Monday, November 9, 2009

Blessings mixed


You are waiting in line at the checkout when the woman before you with a little boy in tow goes way over her food stamp about and has to take things back. What posses you to say that you will pay for the rest of her groceries? An Angel?


Random acts of kindness are so rare. Especially when the acts of kindness come at a price in my life. This is what happened to me. I only had 50 dollars I went way over my limit. I'm not sure what I was thinking I do this all the time. My mind is so frazzled and you got a kid in tow wanting everything. One of the things though I got him for supplies for his cakes. Which was so happy about and goes, "mommy we gotta take away my cake?" I was not going to take away his cake but as I was shamelessly removing item after item the lady behind me waiting said put the rest on her card. I was stunned. I told her thank you and tears started to flow. I broke after trying to be so strong of the mess I have made my life. I hugged her and thanked her and I think the cashier was near tears too. They just did not know how much that meant to me. Me a single struggling mom. I actually though felt pathetic that my life has come to this. I'm such a loser. So we got more food, but its gotta last us the whole month yet I my a 4 almost 5 year old that want to eat everything I bought in one day. Gods how do I deal with that? I want to feed my son but he can not eat a whole bag or box of something just for lunch. It has to last us!
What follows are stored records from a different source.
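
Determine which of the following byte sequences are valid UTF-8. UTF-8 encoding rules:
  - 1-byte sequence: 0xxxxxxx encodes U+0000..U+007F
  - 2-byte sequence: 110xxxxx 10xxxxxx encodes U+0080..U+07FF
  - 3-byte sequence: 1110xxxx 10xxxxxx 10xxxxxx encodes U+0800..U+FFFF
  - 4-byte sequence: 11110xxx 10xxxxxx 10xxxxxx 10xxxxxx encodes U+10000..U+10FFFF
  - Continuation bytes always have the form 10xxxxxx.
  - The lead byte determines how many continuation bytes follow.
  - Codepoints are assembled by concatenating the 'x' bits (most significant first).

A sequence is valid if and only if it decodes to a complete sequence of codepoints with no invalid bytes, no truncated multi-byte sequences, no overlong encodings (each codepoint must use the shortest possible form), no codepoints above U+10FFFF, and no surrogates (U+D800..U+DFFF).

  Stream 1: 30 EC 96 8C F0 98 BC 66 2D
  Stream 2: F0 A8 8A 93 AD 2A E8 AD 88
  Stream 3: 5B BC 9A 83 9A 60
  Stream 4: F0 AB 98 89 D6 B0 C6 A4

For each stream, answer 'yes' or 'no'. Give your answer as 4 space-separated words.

Answer: no no no yes

Derivation:
Stream 1: error at byte offset 7. INVALID
Stream 2: error at byte offset 4. INVALID
Stream 3: error at byte offset 1. INVALID
Stream 4: decodes cleanly. VALID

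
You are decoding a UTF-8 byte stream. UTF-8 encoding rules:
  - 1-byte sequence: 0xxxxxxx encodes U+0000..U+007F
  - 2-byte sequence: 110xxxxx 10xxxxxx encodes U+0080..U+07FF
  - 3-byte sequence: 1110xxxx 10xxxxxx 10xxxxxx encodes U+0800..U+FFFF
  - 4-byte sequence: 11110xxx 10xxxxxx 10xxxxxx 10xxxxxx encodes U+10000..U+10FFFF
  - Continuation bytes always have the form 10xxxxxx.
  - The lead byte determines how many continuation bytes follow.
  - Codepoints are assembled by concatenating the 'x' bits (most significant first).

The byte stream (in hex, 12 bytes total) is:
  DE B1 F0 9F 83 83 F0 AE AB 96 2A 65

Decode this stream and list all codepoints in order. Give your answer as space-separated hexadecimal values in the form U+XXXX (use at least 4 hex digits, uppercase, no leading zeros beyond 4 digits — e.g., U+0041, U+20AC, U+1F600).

Byte[0]=DE: 2-byte lead, need 1 cont bytes. acc=0x1E
Byte[1]=B1: continuation. acc=(acc<<6)|0x31=0x7B1
Completed: cp=U+07B1 (starts at byte 0)
Byte[2]=F0: 4-byte lead, need 3 cont bytes. acc=0x0
Byte[3]=9F: continuation. acc=(acc<<6)|0x1F=0x1F
Byte[4]=83: continuation. acc=(acc<<6)|0x03=0x7C3
Byte[5]=83: continuation. acc=(acc<<6)|0x03=0x1F0C3
Completed: cp=U+1F0C3 (starts at byte 2)
Byte[6]=F0: 4-byte lead, need 3 cont bytes. acc=0x0
Byte[7]=AE: continuation. acc=(acc<<6)|0x2E=0x2E
Byte[8]=AB: continuation. acc=(acc<<6)|0x2B=0xBAB
Byte[9]=96: continuation. acc=(acc<<6)|0x16=0x2EAD6
Completed: cp=U+2EAD6 (starts at byte 6)
Byte[10]=2A: 1-byte ASCII. cp=U+002A
Byte[11]=65: 1-byte ASCII. cp=U+0065

Answer: U+07B1 U+1F0C3 U+2EAD6 U+002A U+0065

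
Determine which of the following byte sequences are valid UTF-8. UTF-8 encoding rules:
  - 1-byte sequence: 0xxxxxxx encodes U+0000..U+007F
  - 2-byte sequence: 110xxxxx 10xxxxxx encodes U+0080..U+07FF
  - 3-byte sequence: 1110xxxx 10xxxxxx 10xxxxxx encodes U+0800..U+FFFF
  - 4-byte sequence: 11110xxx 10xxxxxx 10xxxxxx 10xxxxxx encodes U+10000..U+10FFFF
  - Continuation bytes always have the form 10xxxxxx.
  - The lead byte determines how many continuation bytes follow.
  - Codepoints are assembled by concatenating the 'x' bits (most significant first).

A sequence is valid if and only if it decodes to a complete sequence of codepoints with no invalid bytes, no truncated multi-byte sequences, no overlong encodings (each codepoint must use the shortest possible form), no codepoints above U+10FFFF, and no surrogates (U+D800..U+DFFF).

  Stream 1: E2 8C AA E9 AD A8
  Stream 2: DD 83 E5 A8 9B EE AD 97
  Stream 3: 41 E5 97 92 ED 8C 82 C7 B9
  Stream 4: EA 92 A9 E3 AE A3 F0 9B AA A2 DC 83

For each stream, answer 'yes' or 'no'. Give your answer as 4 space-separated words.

Answer: yes yes yes yes

Derivation:
Stream 1: decodes cleanly. VALID
Stream 2: decodes cleanly. VALID
Stream 3: decodes cleanly. VALID
Stream 4: decodes cleanly. VALID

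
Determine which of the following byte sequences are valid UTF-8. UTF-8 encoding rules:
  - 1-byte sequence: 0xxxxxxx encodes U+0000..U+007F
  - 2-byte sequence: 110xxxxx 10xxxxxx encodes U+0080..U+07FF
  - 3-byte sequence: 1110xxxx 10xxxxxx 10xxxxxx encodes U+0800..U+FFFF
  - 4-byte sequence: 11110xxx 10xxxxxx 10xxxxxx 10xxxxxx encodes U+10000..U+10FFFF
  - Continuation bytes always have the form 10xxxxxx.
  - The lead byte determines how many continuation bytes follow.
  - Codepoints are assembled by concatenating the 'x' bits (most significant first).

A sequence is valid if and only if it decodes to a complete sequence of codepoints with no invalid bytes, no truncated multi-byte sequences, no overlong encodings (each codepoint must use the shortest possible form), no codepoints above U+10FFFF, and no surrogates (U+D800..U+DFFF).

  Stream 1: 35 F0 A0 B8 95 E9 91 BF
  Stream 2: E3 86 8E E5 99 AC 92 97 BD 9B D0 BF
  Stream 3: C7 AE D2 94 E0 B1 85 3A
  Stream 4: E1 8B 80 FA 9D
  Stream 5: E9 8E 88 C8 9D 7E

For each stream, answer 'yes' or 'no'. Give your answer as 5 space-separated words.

Stream 1: decodes cleanly. VALID
Stream 2: error at byte offset 6. INVALID
Stream 3: decodes cleanly. VALID
Stream 4: error at byte offset 3. INVALID
Stream 5: decodes cleanly. VALID

Answer: yes no yes no yes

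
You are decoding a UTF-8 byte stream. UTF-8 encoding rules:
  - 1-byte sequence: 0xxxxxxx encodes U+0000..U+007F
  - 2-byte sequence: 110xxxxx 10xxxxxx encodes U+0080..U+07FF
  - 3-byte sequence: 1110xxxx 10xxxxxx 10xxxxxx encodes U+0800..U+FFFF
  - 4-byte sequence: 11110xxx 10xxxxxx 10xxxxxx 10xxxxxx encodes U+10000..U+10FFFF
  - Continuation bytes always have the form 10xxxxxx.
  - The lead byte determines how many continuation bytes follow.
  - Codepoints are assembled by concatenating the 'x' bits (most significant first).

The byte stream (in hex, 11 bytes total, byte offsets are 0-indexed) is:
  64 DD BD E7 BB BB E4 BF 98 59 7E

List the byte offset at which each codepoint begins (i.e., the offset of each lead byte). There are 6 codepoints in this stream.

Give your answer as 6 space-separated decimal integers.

Answer: 0 1 3 6 9 10

Derivation:
Byte[0]=64: 1-byte ASCII. cp=U+0064
Byte[1]=DD: 2-byte lead, need 1 cont bytes. acc=0x1D
Byte[2]=BD: continuation. acc=(acc<<6)|0x3D=0x77D
Completed: cp=U+077D (starts at byte 1)
Byte[3]=E7: 3-byte lead, need 2 cont bytes. acc=0x7
Byte[4]=BB: continuation. acc=(acc<<6)|0x3B=0x1FB
Byte[5]=BB: continuation. acc=(acc<<6)|0x3B=0x7EFB
Completed: cp=U+7EFB (starts at byte 3)
Byte[6]=E4: 3-byte lead, need 2 cont bytes. acc=0x4
Byte[7]=BF: continuation. acc=(acc<<6)|0x3F=0x13F
Byte[8]=98: continuation. acc=(acc<<6)|0x18=0x4FD8
Completed: cp=U+4FD8 (starts at byte 6)
Byte[9]=59: 1-byte ASCII. cp=U+0059
Byte[10]=7E: 1-byte ASCII. cp=U+007E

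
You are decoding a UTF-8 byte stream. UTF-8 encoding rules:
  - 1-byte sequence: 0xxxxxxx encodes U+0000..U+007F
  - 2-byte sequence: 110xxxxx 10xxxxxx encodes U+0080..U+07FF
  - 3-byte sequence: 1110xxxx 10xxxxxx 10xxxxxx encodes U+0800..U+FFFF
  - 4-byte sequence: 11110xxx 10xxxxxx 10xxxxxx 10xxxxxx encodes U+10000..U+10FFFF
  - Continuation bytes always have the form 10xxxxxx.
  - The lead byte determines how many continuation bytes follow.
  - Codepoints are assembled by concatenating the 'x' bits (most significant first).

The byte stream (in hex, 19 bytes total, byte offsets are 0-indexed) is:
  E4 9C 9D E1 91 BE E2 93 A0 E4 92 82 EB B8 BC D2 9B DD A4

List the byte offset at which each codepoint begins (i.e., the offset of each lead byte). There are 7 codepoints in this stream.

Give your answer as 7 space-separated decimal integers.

Byte[0]=E4: 3-byte lead, need 2 cont bytes. acc=0x4
Byte[1]=9C: continuation. acc=(acc<<6)|0x1C=0x11C
Byte[2]=9D: continuation. acc=(acc<<6)|0x1D=0x471D
Completed: cp=U+471D (starts at byte 0)
Byte[3]=E1: 3-byte lead, need 2 cont bytes. acc=0x1
Byte[4]=91: continuation. acc=(acc<<6)|0x11=0x51
Byte[5]=BE: continuation. acc=(acc<<6)|0x3E=0x147E
Completed: cp=U+147E (starts at byte 3)
Byte[6]=E2: 3-byte lead, need 2 cont bytes. acc=0x2
Byte[7]=93: continuation. acc=(acc<<6)|0x13=0x93
Byte[8]=A0: continuation. acc=(acc<<6)|0x20=0x24E0
Completed: cp=U+24E0 (starts at byte 6)
Byte[9]=E4: 3-byte lead, need 2 cont bytes. acc=0x4
Byte[10]=92: continuation. acc=(acc<<6)|0x12=0x112
Byte[11]=82: continuation. acc=(acc<<6)|0x02=0x4482
Completed: cp=U+4482 (starts at byte 9)
Byte[12]=EB: 3-byte lead, need 2 cont bytes. acc=0xB
Byte[13]=B8: continuation. acc=(acc<<6)|0x38=0x2F8
Byte[14]=BC: continuation. acc=(acc<<6)|0x3C=0xBE3C
Completed: cp=U+BE3C (starts at byte 12)
Byte[15]=D2: 2-byte lead, need 1 cont bytes. acc=0x12
Byte[16]=9B: continuation. acc=(acc<<6)|0x1B=0x49B
Completed: cp=U+049B (starts at byte 15)
Byte[17]=DD: 2-byte lead, need 1 cont bytes. acc=0x1D
Byte[18]=A4: continuation. acc=(acc<<6)|0x24=0x764
Completed: cp=U+0764 (starts at byte 17)

Answer: 0 3 6 9 12 15 17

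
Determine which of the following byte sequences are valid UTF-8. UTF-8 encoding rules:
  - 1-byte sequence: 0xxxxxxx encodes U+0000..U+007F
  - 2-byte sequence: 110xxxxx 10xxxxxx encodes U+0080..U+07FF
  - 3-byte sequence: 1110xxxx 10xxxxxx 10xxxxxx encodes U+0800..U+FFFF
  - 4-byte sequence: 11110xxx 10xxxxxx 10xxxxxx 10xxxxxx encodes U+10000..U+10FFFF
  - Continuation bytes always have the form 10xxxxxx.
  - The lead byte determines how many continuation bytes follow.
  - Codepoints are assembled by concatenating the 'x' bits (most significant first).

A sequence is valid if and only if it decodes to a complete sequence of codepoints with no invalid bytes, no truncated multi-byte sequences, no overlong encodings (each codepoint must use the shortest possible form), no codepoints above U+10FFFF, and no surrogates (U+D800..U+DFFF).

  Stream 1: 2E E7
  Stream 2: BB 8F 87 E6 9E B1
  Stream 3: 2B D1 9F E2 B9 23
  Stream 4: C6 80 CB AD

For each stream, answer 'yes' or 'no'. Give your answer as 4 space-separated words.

Stream 1: error at byte offset 2. INVALID
Stream 2: error at byte offset 0. INVALID
Stream 3: error at byte offset 5. INVALID
Stream 4: decodes cleanly. VALID

Answer: no no no yes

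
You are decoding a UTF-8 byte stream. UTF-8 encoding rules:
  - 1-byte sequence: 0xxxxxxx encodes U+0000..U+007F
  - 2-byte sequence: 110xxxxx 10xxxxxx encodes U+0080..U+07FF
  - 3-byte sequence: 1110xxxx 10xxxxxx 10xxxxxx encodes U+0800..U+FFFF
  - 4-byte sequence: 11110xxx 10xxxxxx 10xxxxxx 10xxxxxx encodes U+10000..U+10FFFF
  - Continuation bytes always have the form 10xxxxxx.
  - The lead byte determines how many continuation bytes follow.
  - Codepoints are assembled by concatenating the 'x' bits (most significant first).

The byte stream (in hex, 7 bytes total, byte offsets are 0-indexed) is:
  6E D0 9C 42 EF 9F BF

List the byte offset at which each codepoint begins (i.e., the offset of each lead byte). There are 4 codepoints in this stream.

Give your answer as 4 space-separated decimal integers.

Byte[0]=6E: 1-byte ASCII. cp=U+006E
Byte[1]=D0: 2-byte lead, need 1 cont bytes. acc=0x10
Byte[2]=9C: continuation. acc=(acc<<6)|0x1C=0x41C
Completed: cp=U+041C (starts at byte 1)
Byte[3]=42: 1-byte ASCII. cp=U+0042
Byte[4]=EF: 3-byte lead, need 2 cont bytes. acc=0xF
Byte[5]=9F: continuation. acc=(acc<<6)|0x1F=0x3DF
Byte[6]=BF: continuation. acc=(acc<<6)|0x3F=0xF7FF
Completed: cp=U+F7FF (starts at byte 4)

Answer: 0 1 3 4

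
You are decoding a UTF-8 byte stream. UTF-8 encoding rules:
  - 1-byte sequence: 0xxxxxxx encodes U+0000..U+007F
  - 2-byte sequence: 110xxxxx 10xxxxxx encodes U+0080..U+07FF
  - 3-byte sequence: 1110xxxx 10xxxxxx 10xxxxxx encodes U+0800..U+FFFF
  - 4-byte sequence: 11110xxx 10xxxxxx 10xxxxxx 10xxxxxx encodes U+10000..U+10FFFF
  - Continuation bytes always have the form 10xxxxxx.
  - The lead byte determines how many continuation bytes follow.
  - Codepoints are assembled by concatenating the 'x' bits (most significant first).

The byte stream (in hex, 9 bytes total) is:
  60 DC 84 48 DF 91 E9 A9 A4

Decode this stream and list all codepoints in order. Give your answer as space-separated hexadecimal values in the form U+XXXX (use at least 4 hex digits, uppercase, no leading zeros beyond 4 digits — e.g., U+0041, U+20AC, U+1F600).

Answer: U+0060 U+0704 U+0048 U+07D1 U+9A64

Derivation:
Byte[0]=60: 1-byte ASCII. cp=U+0060
Byte[1]=DC: 2-byte lead, need 1 cont bytes. acc=0x1C
Byte[2]=84: continuation. acc=(acc<<6)|0x04=0x704
Completed: cp=U+0704 (starts at byte 1)
Byte[3]=48: 1-byte ASCII. cp=U+0048
Byte[4]=DF: 2-byte lead, need 1 cont bytes. acc=0x1F
Byte[5]=91: continuation. acc=(acc<<6)|0x11=0x7D1
Completed: cp=U+07D1 (starts at byte 4)
Byte[6]=E9: 3-byte lead, need 2 cont bytes. acc=0x9
Byte[7]=A9: continuation. acc=(acc<<6)|0x29=0x269
Byte[8]=A4: continuation. acc=(acc<<6)|0x24=0x9A64
Completed: cp=U+9A64 (starts at byte 6)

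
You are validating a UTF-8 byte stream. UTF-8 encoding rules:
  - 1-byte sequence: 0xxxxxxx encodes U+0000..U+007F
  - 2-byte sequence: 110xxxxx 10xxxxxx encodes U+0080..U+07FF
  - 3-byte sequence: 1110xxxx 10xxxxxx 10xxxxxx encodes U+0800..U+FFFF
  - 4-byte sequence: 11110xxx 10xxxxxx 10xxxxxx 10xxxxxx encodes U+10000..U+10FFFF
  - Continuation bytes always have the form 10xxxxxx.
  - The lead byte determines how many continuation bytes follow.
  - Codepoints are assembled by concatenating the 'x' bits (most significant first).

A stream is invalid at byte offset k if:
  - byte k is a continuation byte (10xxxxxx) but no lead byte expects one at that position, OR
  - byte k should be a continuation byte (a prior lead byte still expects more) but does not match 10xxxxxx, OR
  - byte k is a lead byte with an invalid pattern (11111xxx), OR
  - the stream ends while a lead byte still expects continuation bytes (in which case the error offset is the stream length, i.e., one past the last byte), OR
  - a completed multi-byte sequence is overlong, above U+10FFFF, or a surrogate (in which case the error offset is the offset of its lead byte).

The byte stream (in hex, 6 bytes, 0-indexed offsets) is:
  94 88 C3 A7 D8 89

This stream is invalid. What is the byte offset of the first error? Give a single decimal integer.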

I'm snapping!Let add also he wants his cake now and is refusing to understand its not his birthday yet and I'm completely broke and bills are adding my body hurts and I fractured cracked or did something the hell to my toe. Can't wear a shoe and your sister calls you a pussy wuss! But that a whole another thing I probably need therapy for. My woes stem from that probably and I'm not being the best mommy I can be. My son see his mommy put down and he get put down at well. They think they mean no harm but it just stings me every time my son told he is a bad butt. He can be naughty what child is not? He is also good and I remind him of that and not to become the negative that is told of him...like it seems I have become.